I think she is gorgeous - I love the wavy look - is her coat quite water repellent too? Kiki's curls get sodden and takes ages and ages to dry - Dot's coat which is a lot less curly dries more easily and is much easier to comb....


----------



## Cat 53 (Aug 26, 2012)

She is a little beauty. I think a lovely wavy coat too, but they do tend to get a bit coarser around the 10 month mark. We shall see


----------



## dmgalley (Aug 19, 2012)

Willow596 said:


> View attachment 58210
> View attachment 58218
> View attachment 58226
> View attachment 58234
> ...


Ozzy was pretty straight. I thought he was going to be a smoothie. he is now 8 months. his coat is wavy and thin. no adult coat yet, but he had gotten some mustache just nit as much as my others. this isn't bad because I never have to cut his face! I attached four months and now.

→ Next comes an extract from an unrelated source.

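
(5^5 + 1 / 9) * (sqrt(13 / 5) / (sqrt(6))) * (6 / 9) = 1371.47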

Sent from my SGH-T999 using Tapatalk


----------



## lady amanda (Nov 26, 2010)

Wow one of those pics could have passed for Cricket!! I think she will end up shaggy
...I'm not convinced cricket will

Sent from my Galaxy Nexus using Tapatalk


----------



## Willow596 (Jun 5, 2014)

Ahhh, Ozzy is gorgeous!! What a cutie pie😍


Sent from Petguide.com Free App


----------



## Willow596 (Jun 5, 2014)

Can I see a couple of photos of cricket please!!


Sent from Petguide.com Free App 
🐾🐾🐾Then and now pictures from everyone would be helpful!! Thanks in advance🐾🐾🐾


----------



## lady amanda (Nov 26, 2010)

Cricket is just 16 weeks old...so I'm not sure what she will look like yet...if you search then and now...you will fund a thread where lots of us posted puppy then adult pics. 

Sent from Petguide.com Free App


----------



## Willow596 (Jun 5, 2014)

Oh my goodness, I can see what you mean about cricket and Issy looking so alike! They could be sisters! What a little gorge she is!! Thanks, will look up the then and now thread! 


😘 Kirsty xxx


----------